Silence hung heavily in the office for at least two minutes. Then Theisman shook himself.
"Bottom line time, Madam President," he said. "As I see it, we have two options. One is to do what you 'really ought to do' on the basis of what we think happened. The other is to vigorously pursue military victory, or at least our efforts to attain a sufficiently powerful position of military advantage to force the Manties to accept our original, fairly limited objectives. What I don't think we can do is try to accomplish both of those at once."
"Not without some sort of proof of what happened," Hanriot agreed.
"At the moment, I think it's entirely possible we'll never have that sort of proof," Usher cautioned. "These are awfully muddy waters, and the only two people who really knew what happened—Grosclaude and Giancola—are both dead."

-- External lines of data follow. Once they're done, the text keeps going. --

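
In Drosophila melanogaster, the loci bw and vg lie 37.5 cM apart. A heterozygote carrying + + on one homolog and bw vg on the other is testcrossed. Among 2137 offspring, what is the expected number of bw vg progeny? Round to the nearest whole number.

668

A map distance of 37.5 cM corresponds to a recombination frequency of 0.375.
The F1 is + + / bw vg, so bw vg is a parental gamete class with expected frequency (1 − r)/2 = 0.625/2 = 0.3125.
Expected number = 0.3125 × 2137 = 667.81 ≈ 668.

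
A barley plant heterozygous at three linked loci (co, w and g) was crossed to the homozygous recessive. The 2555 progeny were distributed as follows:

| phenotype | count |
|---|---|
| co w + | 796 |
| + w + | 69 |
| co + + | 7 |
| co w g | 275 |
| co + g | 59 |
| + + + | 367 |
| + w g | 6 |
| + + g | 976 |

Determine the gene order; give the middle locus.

w

The two most frequent reciprocal classes, co w + and + + g, are the parental types, so the F1 was co w + / + + g.
The two rarest classes, co + + and + w g, are the double crossovers. Comparing them with the parentals, only the w allele has switched, so w is the middle locus and the order is co – w – g.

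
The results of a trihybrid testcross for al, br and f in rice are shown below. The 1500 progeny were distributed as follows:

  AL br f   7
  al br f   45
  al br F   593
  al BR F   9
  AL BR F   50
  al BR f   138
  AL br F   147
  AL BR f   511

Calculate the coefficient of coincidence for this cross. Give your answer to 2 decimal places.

0.72

The two most frequent reciprocal classes, al br F and AL BR f, are the parental types, so the F1 was al br F / AL BR f.
The two rarest classes, al BR F and AL br f, are the double crossovers. Comparing them with the parentals, only the br allele has switched, so br is the middle locus and the order is al – br – f.
al–br: (285 + 16)/1500 = 0.2007; br–f: (95 + 16)/1500 = 0.0740.
Expected DCO frequency = 0.2007 × 0.0740 ≈ 0.01485; observed = 16/1500 ≈ 0.01067.
Coefficient of coincidence = 0.01067/0.01485 ≈ 0.72.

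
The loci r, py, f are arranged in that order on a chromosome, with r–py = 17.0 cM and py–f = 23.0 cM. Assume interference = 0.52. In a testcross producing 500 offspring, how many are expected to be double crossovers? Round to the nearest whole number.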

"Sooner or later we're going to have to get to the bottom of it, and it's going to have to be done publicly," Pritchart said. "There's no other way for an open society which believes in the rule of law to handle it. And if we don't do it now, then when we finally get around to it, all of us—and especially me, as President—are going to be castigated for delaying open disclosure. Our personal reputations, and quite possibly everything we've accomplished, are going to come under attack, and a lot of it's going to be vicious and ugly. And, to be perfectly honest, we'll deserve it."
She looked around the office, her shoulders squared.
"Unfortunately," she said into the silence, "at this moment, I don't see any choice. Kevin, keep looking. Find us something. But until he does," she swept the office once again with her eyes, "I see no option but to keep our suspicions to ourselves and get on with winning my goddamned war."